Welche Talente werden heute in unserem Bildungssystem gefördert?

Das heutige Bildungssystem fördert großteils Strukturarbeit, Disziplin und Zeitmanagement. Vor allem in Österreich kommen die charakterlichen, die „kreativen“ Bildungsziele deswegen zu kurz. Individualisierter Unterricht muss eines der Ziele einer holistischen Bildungsreform sein. Interdisziplinäre Kurse müssen die scharfen Grenzen verschiedener Fächer aufweichen, um auch nicht-lineares Denken zu fördern. Kommunikative und emotionale Skills werden nicht vom Frontalunterricht gefördert, sind aber essenzielle Teile des Lebens, und somit auch Aufgabe der Bildung.

Welche Talente sind in der Zukunft wichtig? Gibt es Talente, die dann „in“ oder „out“ sind?

Wenn man Disziplin als „altes“ Talent nimmt, kristallisieren sich drei wichtige Zukunftstalente heraus. Kreativität, Gruppenfähigkeit und Selbstwirksamkeit. Achtsamkeit wird eines der wichtigsten „Talente“ der Zukunft, und kombiniert die oben genannten Skills zu gewissen Graden. In Amerika ist das bereits in den Klassenzimmern angekommen – da steht in manchen Schulen Meditation auf dem Stundenplan. Das Informationszeitalter verlangt einen besseren Umgang mit Konzentrationsspannen und einen sinnvollen Umgang mit Medien, um der Informationsüberflutung zu entgehen. Medienkompetenz
ist unglaublich wichtig!
Ein „Talent“, das sicher seine Wichtigkeit verlieren wird, ist das Auswendiglernen. Normiertes Wissen ist ja jederzeit abrufbar. Metakognitive Skills sind überlebenswichtig. Man muss im Internetzeitalter „eine Stufe höher denken können“.

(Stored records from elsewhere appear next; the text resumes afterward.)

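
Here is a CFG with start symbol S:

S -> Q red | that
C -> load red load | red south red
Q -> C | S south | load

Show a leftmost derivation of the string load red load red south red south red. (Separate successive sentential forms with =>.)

S => Q red => S south red => Q red south red => S south red south red => Q red south red south red => C red south red south red => load red load red south red south red

S => Q red   [S -> Q red]
Q red => S south red   [Q -> S south]
S south red => Q red south red   [S -> Q red]
Q red south red => S south red south red   [Q -> S south]
S south red south red => Q red south red south red   [S -> Q red]
Q red south red south red => C red south red south red   [Q -> C]
C red south red south red => load red load red south red south red   [C -> load red load]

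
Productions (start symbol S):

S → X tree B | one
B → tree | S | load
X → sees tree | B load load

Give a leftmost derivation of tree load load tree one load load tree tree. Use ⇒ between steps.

S ⇒ X tree B ⇒ B load load tree B ⇒ S load load tree B ⇒ X tree B load load tree B ⇒ B load load tree B load load tree B ⇒ tree load load tree B load load tree B ⇒ tree load load tree S load load tree B ⇒ tree load load tree one load load tree B ⇒ tree load load tree one load load tree tree

S ⇒ X tree B   [S → X tree B]
X tree B ⇒ B load load tree B   [X → B load load]
B load load tree B ⇒ S load load tree B   [B → S]
S load load tree B ⇒ X tree B load load tree B   [S → X tree B]
X tree B load load tree B ⇒ B load load tree B load load tree B   [X → B load load]
B load load tree B load load tree B ⇒ tree load load tree B load load tree B   [B → tree]
tree load load tree B load load tree B ⇒ tree load load tree S load load tree B   [B → S]
tree load load tree S load load tree B ⇒ tree load load tree one load load tree B   [S → one]
tree load load tree one load load tree B ⇒ tree load load tree one load load tree tree   [B → tree]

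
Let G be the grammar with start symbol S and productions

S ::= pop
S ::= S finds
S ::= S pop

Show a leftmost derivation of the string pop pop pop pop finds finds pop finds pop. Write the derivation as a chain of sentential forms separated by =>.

S => S pop   [S ::= S pop]
S pop => S finds pop   [S ::= S finds]
S finds pop => S pop finds pop   [S ::= S pop]
S pop finds pop => S finds pop finds pop   [S ::= S finds]
S finds pop finds pop => S finds finds pop finds pop   [S ::= S finds]
S finds finds pop finds pop => S pop finds finds pop finds pop   [S ::= S pop]
S pop finds finds pop finds pop => S pop pop finds finds pop finds pop   [S ::= S pop]
S pop pop finds finds pop finds pop => S pop pop pop finds finds pop finds pop   [S ::= S pop]
S pop pop pop finds finds pop finds pop => pop pop pop pop finds finds pop finds pop   [S ::= pop]

S => S pop => S finds pop => S pop finds pop => S finds pop finds pop => S finds finds pop finds pop => S pop finds finds pop finds pop => S pop pop finds finds pop finds pop => S pop pop pop finds finds pop finds pop => pop pop pop pop finds finds pop finds pop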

Muss sich gesellschaftlich etwas ändern, um diese „Zukunftstalente“ besser zu fördern?

Gesellschaftliche Änderungen können nicht nur „von oben“, vom Staat aus erfolgen, sondern brauchen auch vielfältige Engagements von Lehrern, Schülern, Elterninitiativen. Und wir brauchen Best-Practice-Beispiele, an denen man sich orientieren kann. Nehmen wir mal ein Beispiel aus den Ländern, die in Bildungs- und gesellschaftlichen Fragen vergleichsweise sehr gut abschneiden. Schweden zum Beispiel hat ein Modell, in dem Schüler durch gute Anwesenheit und Noten ein „Gehalt“ kriegen. So werden sinnvolle Anreize für Schüler geschaffen, die Eigenverantwortung belohnen.

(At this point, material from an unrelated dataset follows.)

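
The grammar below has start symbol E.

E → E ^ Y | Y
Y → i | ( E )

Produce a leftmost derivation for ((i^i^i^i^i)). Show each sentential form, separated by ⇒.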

Sollte auch unser Bildungssystem darauf reagieren? Wie kann es das konkret tun?

Die Standardisierung der Bildungsinstitutionen wie standardisierte Abis und Prüfungen in der Bildungsplanung sind eher tragische Symptombekämpfungen als eine pädagogisch wertvolle Maßnahme. Ken Robinson, einer der führenden Bildungsphilosophen, sagte: „The answer is not to standardize education, but to personalize and customize it to the needs of each child and community. There is no alternative. There never was.” Talentförderung muss beim Individuum ansetzen – Lehrer sowie Schüler –, um impact und Durchsetzungsvermögen zu haben. Insofern muss das Problem bei seinem Ursprung gefasst werden – lokalisierte, spezialisierte Gesellschaften schaffen talentierte Schüler.

Was bedeutet das für den Einzelnen, also für unsere Kinder und für uns als Eltern?

Der Veränderungswille beginnt nicht bei den Institutionen, sondern beim Individuum. Wenn von unten keine Kraft kommt, sondern diese von Negativität erstickt wird, kann sich nichts verändern. Die Gesellschaft besteht nun mal aus Individuen.

TRISTAN HORX, KULTUR- UND SOZIALANTHROPOLOGE
Sein Arbeitsfeld fokussiert die Generationen X, Y und Z.
Er unterstützt die Onlineredaktion des Zukunftsinstituts, das die Trend- und Zukunftsforschung in Deutschland von Anfang an maßgeblich geprägt hat.
Es gilt als eines der einflussreichsten Think-Tanks der europäischen Zukunfts- und Trendforschung.